1832 -- The Erie Railroad is chartered to lay tracks from New York City to Lake Erie.  Also this year Union Square on  Broadway and 14th Street is formally named, following the acquisition of land  in the previous year.   Also in 1832, 4000 people, mostly Irish, die of Cholera in the four-month period from July to October.

1835 -- A fire driven by fierce winds destroys almost all of Lower Manhattan below Wall Street.  674 buildings are destroyed, almost all of the commercrial center and the old Dutch City.  Almost all of the City's fire insurance companies go belly up from the payment of endless claims. In this same year the New York Herald was launched by James Gordon Bennett.  Known for thorough reportage, and despite a flair for sensationalism, the circulation of Bennett's newspaper rose to some 72,000 issues by 1860, making it the largest daily newspaper in the United States.

1837 -- Great inflation and financial panic results in a run on the City's banks, and almshouses close their doors  as many helpless residents starve on the streets.  Hungry and starving mobs riot at the flour warehouses.  In this same year, Samuel F.B. More demonstrates the electric telegraph.

1838 -- The Egyptian-styled Tombs, a massive prison to house the City's criminals,  is built in Lower Manhattan on the location spot where the old Collect once stood.  It soon begins to sink into the the landfilled marshes.

1840 -- The pleas of Bishop John Hughes pleas for assistance to Catholic schools fall on deaf ears, and he consequently sets up the parochial school system.  Also the immigrant Bishop founds St. John's College, the predecessor institution to the present-day Fordham University.

1841 -- The Hudson River is linked to the Delaware River with a system of canals and railroads, facilitating the transportation of  coal from Pennsylvania mines into New York City stoker-furnaces.  Also in this year, the New York Tribune is launched by Horace Greely.  Under Greely's guidance the Tribune is an  idealist instrument, favoring utopian socialism, the labor movement, temperance, and opposing the expansion of slavery.

1842 -- The New York Philharmonic Society is formed under the leadership of  Ureli Corelli Hill, and gives its first concert on December 7th in the Apollo Rooms on lower  Broadway . 63 musicians, mostly Germans, performed before and audience of  some 600 people.

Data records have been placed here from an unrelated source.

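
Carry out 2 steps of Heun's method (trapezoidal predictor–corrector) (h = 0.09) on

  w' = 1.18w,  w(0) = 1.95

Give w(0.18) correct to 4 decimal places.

2.4106

Heun: k1 = f(x_n, w_n); k2 = f(x_n + h, w_n + h·k1); w_{n+1} = w_n + (h/2)·(k1 + k2).
x=0.000000, w=1.950000:
  k1 = f(0.000000, 1.950000) = 2.301000
  k2 = f(0.090000, 2.157090) = 2.545366
  w ← 1.950000 + (0.09/2)·(2.301000 + 2.545366) = 2.168086
x=0.090000, w=2.168086:
  k1 = f(0.090000, 2.168086) = 2.558342
  k2 = f(0.180000, 2.398337) = 2.830038
  w ← 2.168086 + (0.09/2)·(2.558342 + 2.830038) = 2.410564
w(0.18) ≈ 2.4106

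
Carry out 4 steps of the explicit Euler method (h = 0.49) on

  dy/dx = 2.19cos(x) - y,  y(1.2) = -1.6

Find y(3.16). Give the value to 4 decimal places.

-1.3590

Euler: y_{n+1} = y_n + h·f(x_n, y_n).
x=1.200000, y=-1.600000: f=2.393563 → y ← -1.600000 + 0.49·2.393563 = -0.427154
x=1.690000, y=-0.427154: f=0.166716 → y ← -0.427154 + 0.49·0.166716 = -0.345463
x=2.180000, y=-0.345463: f=-0.907687 → y ← -0.345463 + 0.49·(-0.907687) = -0.790230
x=2.670000, y=-0.790230: f=-1.160723 → y ← -0.790230 + 0.49·(-1.160723) = -1.358984
y(3.16) ≈ -1.3590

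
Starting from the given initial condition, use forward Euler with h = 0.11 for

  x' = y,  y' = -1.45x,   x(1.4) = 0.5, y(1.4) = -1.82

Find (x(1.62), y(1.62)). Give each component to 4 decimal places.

0.0908, -1.9476

Euler on (x,y): x_{n+1} = x_n + h·x', y_{n+1} = y_n + h·y'.
1.400000: (0.500000, -1.820000); f=(-1.820000, -0.725000) → (0.299800, -1.899750)
1.510000: (0.299800, -1.899750); f=(-1.899750, -0.434710) → (0.090827, -1.947568)
(x(1.62), y(1.62)) ≈ (0.0908, -1.9476)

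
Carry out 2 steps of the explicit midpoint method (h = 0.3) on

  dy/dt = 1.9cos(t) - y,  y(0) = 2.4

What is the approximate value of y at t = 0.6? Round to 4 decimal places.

2.1198

Midpoint: k1 = f(t_n, y_n); k2 = f(t_n + h/2, y_n + (h/2)·k1); y_{n+1} = y_n + h·k2.
t=0.000000, y=2.400000:
  k1 = f(0.000000, 2.400000) = -0.500000
  k2 = f(0.150000, 2.325000) = -0.446335
  y ← 2.400000 + 0.3·(-0.446335) = 2.266100
t=0.300000, y=2.266100:
  k1 = f(0.300000, 2.266100) = -0.450960
  k2 = f(0.450000, 2.198455) = -0.487606
  y ← 2.266100 + 0.3·(-0.487606) = 2.119818
y(0.6) ≈ 2.1198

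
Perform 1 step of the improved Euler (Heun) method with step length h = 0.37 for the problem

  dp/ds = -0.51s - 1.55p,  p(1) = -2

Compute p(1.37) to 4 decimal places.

-1.3514

Heun: k1 = f(s_n, p_n); k2 = f(s_n + h, p_n + h·k1); p_{n+1} = p_n + (h/2)·(k1 + k2).
s=1.000000, p=-2.000000:
  k1 = f(1.000000, -2.000000) = 2.590000
  k2 = f(1.370000, -1.041700) = 0.915935
  p ← -2.000000 + (0.37/2)·(2.590000 + 0.915935) = -1.351402
p(1.37) ≈ -1.3514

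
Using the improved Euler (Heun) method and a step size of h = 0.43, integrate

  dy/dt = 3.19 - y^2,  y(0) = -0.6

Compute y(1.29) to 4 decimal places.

1.4369

Heun: k1 = f(t_n, y_n); k2 = f(t_n + h, y_n + h·k1); y_{n+1} = y_n + (h/2)·(k1 + k2).
t=0.000000, y=-0.600000:
  k1 = f(0.000000, -0.600000) = 2.830000
  k2 = f(0.430000, 0.616900) = 2.809434
  y ← -0.600000 + (0.43/2)·(2.830000 + 2.809434) = 0.612478
t=0.430000, y=0.612478:
  k1 = f(0.430000, 0.612478) = 2.814870
  k2 = f(0.860000, 1.822873) = -0.132864
  y ← 0.612478 + (0.43/2)·(2.814870 + (-0.132864)) = 1.189110
t=0.860000, y=1.189110:
  k1 = f(0.860000, 1.189110) = 1.776018
  k2 = f(1.290000, 1.952797) = -0.623418
  y ← 1.189110 + (0.43/2)·(1.776018 + (-0.623418)) = 1.436919
y(1.29) ≈ 1.4369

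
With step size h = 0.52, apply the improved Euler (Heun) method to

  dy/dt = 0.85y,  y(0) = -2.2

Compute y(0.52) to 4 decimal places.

Heun: k1 = f(t_n, y_n); k2 = f(t_n + h, y_n + h·k1); y_{n+1} = y_n + (h/2)·(k1 + k2).
t=0.000000, y=-2.200000:
  k1 = f(0.000000, -2.200000) = -1.870000
  k2 = f(0.520000, -3.172400) = -2.696540
  y ← -2.200000 + (0.52/2)·(-1.870000 + (-2.696540)) = -3.387300
y(0.52) ≈ -3.3873

-3.3873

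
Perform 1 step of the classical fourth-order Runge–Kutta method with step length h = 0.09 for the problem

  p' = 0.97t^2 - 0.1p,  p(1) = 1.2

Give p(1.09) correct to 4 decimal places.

1.2842

RK4: k1 = f(t_n, p_n); k2 = f(t_n + h/2, p_n + (h/2)·k1); k3 = f(t_n + h/2, p_n + (h/2)·k2); k4 = f(t_n + h, p_n + h·k3); p_{n+1} = p_n + (h/6)·(k1 + 2k2 + 2k3 + k4).
t=1.000000, p=1.200000:
  k1 = f(1.000000, 1.200000) = 0.850000
  k2 = f(1.045000, 1.238250) = 0.935439
  k3 = f(1.045000, 1.242095) = 0.935055
  k4 = f(1.090000, 1.284155) = 1.024042
  p ← 1.200000 + (0.09/6)·(k1 + 2k2 + 2k3 + k4) = 1.284225
p(1.09) ≈ 1.2842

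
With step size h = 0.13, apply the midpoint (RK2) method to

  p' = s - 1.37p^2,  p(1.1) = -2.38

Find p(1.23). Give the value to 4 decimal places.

-3.6378

Midpoint: k1 = f(s_n, p_n); k2 = f(s_n + h/2, p_n + (h/2)·k1); p_{n+1} = p_n + h·k2.
s=1.100000, p=-2.380000:
  k1 = f(1.100000, -2.380000) = -6.660228
  k2 = f(1.165000, -2.812915) = -9.675111
  p ← -2.380000 + 0.13·(-9.675111) = -3.637764
p(1.23) ≈ -3.6378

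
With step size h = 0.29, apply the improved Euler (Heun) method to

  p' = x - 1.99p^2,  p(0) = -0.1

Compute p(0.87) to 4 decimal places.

Heun: k1 = f(x_n, p_n); k2 = f(x_n + h, p_n + h·k1); p_{n+1} = p_n + (h/2)·(k1 + k2).
x=0.000000, p=-0.100000:
  k1 = f(0.000000, -0.100000) = -0.019900
  k2 = f(0.290000, -0.105771) = 0.267737
  p ← -0.100000 + (0.29/2)·(-0.019900 + 0.267737) = -0.064064
x=0.290000, p=-0.064064:
  k1 = f(0.290000, -0.064064) = 0.281833
  k2 = f(0.580000, 0.017668) = 0.579379
  p ← -0.064064 + (0.29/2)·(0.281833 + 0.579379) = 0.060812
x=0.580000, p=0.060812:
  k1 = f(0.580000, 0.060812) = 0.572641
  k2 = f(0.870000, 0.226878) = 0.767568
  p ← 0.060812 + (0.29/2)·(0.572641 + 0.767568) = 0.255142
p(0.87) ≈ 0.2551

0.2551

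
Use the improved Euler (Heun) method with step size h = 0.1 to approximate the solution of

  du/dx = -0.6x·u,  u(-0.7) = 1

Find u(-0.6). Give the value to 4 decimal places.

Heun: k1 = f(x_n, u_n); k2 = f(x_n + h, u_n + h·k1); u_{n+1} = u_n + (h/2)·(k1 + k2).
x=-0.700000, u=1.000000:
  k1 = f(-0.700000, 1.000000) = 0.420000
  k2 = f(-0.600000, 1.042000) = 0.375120
  u ← 1.000000 + (0.1/2)·(0.420000 + 0.375120) = 1.039756
u(-0.6) ≈ 1.0398

1.0398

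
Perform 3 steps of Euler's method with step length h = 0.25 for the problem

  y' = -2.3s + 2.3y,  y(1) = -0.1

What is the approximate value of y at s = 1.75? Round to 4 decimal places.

-3.8116

Euler: y_{n+1} = y_n + h·f(s_n, y_n).
s=1.000000, y=-0.100000: f=-2.530000 → y ← -0.100000 + 0.25·(-2.530000) = -0.732500
s=1.250000, y=-0.732500: f=-4.559750 → y ← -0.732500 + 0.25·(-4.559750) = -1.872437
s=1.500000, y=-1.872437: f=-7.756606 → y ← -1.872437 + 0.25·(-7.756606) = -3.811589
y(1.75) ≈ -3.8116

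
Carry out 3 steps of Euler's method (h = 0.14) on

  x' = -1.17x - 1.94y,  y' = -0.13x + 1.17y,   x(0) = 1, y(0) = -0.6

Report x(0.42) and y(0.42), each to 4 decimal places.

1.0928, -1.0103

Euler on (x,y): x_{n+1} = x_n + h·x', y_{n+1} = y_n + h·y'.
0.000000: (1.000000, -0.600000); f=(-0.006000, -0.832000) → (0.999160, -0.716480)
0.140000: (0.999160, -0.716480); f=(0.220954, -0.968172) → (1.030094, -0.852024)
0.280000: (1.030094, -0.852024); f=(0.447717, -1.130780) → (1.092774, -1.010333)
(x(0.42), y(0.42)) ≈ (1.0928, -1.0103)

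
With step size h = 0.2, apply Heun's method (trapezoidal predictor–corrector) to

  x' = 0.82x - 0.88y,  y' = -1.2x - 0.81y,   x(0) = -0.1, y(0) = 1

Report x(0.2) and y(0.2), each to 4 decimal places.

-0.2960, 0.8963

Heun on (x,y): k1 = f(s_n, state_n); k2 = f(s_n + h, state_n + h·k1); state_{n+1} = state_n + (h/2)·(k1 + k2).
0.000000: (-0.100000, 1.000000)
  k1 = (-0.962000, -0.690000)
  predictor → (-0.292400, 0.862000)
  k2 = (-0.998328, -0.347340)
  → (-0.296033, 0.896266)
(x(0.2), y(0.2)) ≈ (-0.2960, 0.8963)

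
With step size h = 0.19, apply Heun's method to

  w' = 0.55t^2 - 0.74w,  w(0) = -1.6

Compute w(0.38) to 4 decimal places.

Heun: k1 = f(t_n, w_n); k2 = f(t_n + h, w_n + h·k1); w_{n+1} = w_n + (h/2)·(k1 + k2).
t=0.000000, w=-1.600000:
  k1 = f(0.000000, -1.600000) = 1.184000
  k2 = f(0.190000, -1.375040) = 1.037385
  w ← -1.600000 + (0.19/2)·(1.184000 + 1.037385) = -1.388968
t=0.190000, w=-1.388968:
  k1 = f(0.190000, -1.388968) = 1.047692
  k2 = f(0.380000, -1.189907) = 0.959951
  w ← -1.388968 + (0.19/2)·(1.047692 + 0.959951) = -1.198242
w(0.38) ≈ -1.1982

-1.1982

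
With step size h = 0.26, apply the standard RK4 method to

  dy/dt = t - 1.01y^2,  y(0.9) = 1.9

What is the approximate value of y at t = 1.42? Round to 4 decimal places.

RK4: k1 = f(t_n, y_n); k2 = f(t_n + h/2, y_n + (h/2)·k1); k3 = f(t_n + h/2, y_n + (h/2)·k2); k4 = f(t_n + h, y_n + h·k3); y_{n+1} = y_n + (h/6)·(k1 + 2k2 + 2k3 + k4).
t=0.900000, y=1.900000:
  k1 = f(0.900000, 1.900000) = -2.746100
  k2 = f(1.030000, 1.543007) = -1.374679
  k3 = f(1.030000, 1.721292) = -1.962474
  k4 = f(1.160000, 1.389757) = -0.790738
  y ← 1.900000 + (0.26/6)·(k1 + 2k2 + 2k3 + k4) = 1.457517
t=1.160000, y=1.457517:
  k1 = f(1.160000, 1.457517) = -0.985600
  k2 = f(1.290000, 1.329389) = -0.494948
  k3 = f(1.290000, 1.393174) = -0.670343
  k4 = f(1.420000, 1.283228) = -0.243141
  y ← 1.457517 + (0.26/6)·(k1 + 2k2 + 2k3 + k4) = 1.303280
y(1.42) ≈ 1.3033

1.3033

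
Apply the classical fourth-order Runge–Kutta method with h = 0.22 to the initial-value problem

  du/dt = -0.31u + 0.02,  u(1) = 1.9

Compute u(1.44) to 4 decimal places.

RK4: k1 = f(t_n, u_n); k2 = f(t_n + h/2, u_n + (h/2)·k1); k3 = f(t_n + h/2, u_n + (h/2)·k2); k4 = f(t_n + h, u_n + h·k3); u_{n+1} = u_n + (h/6)·(k1 + 2k2 + 2k3 + k4).
t=1.000000, u=1.900000:
  k1 = f(1.000000, 1.900000) = -0.569000
  k2 = f(1.110000, 1.837410) = -0.549597
  k3 = f(1.110000, 1.839544) = -0.550259
  k4 = f(1.220000, 1.778943) = -0.531472
  u ← 1.900000 + (0.22/6)·(k1 + 2k2 + 2k3 + k4) = 1.778993
t=1.220000, u=1.778993:
  k1 = f(1.220000, 1.778993) = -0.531488
  k2 = f(1.330000, 1.720530) = -0.513364
  k3 = f(1.330000, 1.722523) = -0.513982
  k4 = f(1.440000, 1.665917) = -0.496434
  u ← 1.778993 + (0.22/6)·(k1 + 2k2 + 2k3 + k4) = 1.665964
u(1.44) ≈ 1.6660

1.6660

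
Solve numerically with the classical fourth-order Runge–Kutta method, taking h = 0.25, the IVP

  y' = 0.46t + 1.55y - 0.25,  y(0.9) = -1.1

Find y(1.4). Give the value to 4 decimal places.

-2.1879

RK4: k1 = f(t_n, y_n); k2 = f(t_n + h/2, y_n + (h/2)·k1); k3 = f(t_n + h/2, y_n + (h/2)·k2); k4 = f(t_n + h, y_n + h·k3); y_{n+1} = y_n + (h/6)·(k1 + 2k2 + 2k3 + k4).
t=0.900000, y=-1.100000:
  k1 = f(0.900000, -1.100000) = -1.541000
  k2 = f(1.025000, -1.292625) = -1.782069
  k3 = f(1.025000, -1.322759) = -1.828776
  k4 = f(1.150000, -1.557194) = -2.134651
  y ← -1.100000 + (0.25/6)·(k1 + 2k2 + 2k3 + k4) = -1.554056
t=1.150000, y=-1.554056:
  k1 = f(1.150000, -1.554056) = -2.129787
  k2 = f(1.275000, -1.820279) = -2.484933
  k3 = f(1.275000, -1.864672) = -2.553742
  k4 = f(1.400000, -2.192491) = -3.004362
  y ← -1.554056 + (0.25/6)·(k1 + 2k2 + 2k3 + k4) = -2.187868
y(1.4) ≈ -2.1879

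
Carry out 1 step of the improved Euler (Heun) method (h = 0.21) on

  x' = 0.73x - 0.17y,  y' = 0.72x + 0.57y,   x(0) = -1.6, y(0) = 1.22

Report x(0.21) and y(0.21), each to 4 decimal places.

-1.9093, 1.0965

Heun on (x,y): k1 = f(t_n, state_n); k2 = f(t_n + h, state_n + h·k1); state_{n+1} = state_n + (h/2)·(k1 + k2).
0.000000: (-1.600000, 1.220000)
  k1 = (-1.375400, -0.456600)
  predictor → (-1.888834, 1.124114)
  k2 = (-1.569948, -0.719216)
  → (-1.909262, 1.096539)
(x(0.21), y(0.21)) ≈ (-1.9093, 1.0965)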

Also in this year, Charles Dickens arrives in New York as the first stage of a grand tour across the United States.  It was on this journey that Dickens gathered materials for his American Notes (1842).

1843 -- The Croton Aqueduct is completed bringing millions of gallons of fresh water daily from Westchester,  across High Bridge, into a reservoir at 42nd Street and Fifth Avenue.  A magnificent feat of 19th century engineering (and cheap Irish immigrant labor), the City celebrates the accomplishment with parades and a splendid display of fireworks.

1844 -- Green-Wood Cemetery, a Victorian-style necropolis, opens in Brooklyn.  It houses the remains of such notables as De Witt Clinton, Boss Tweed, Currier and Ives, Samuel Morse, and the bones of over a half  million more human souls.

1845 -- The New York  Knickerbocker Baseball organization is formed, and the rules of the game are  formalized and stated in writing.  The Knickerbockers played their games at Madison Square on  27th Street.  Within a few decades baseball replaces cricket as the American national sport.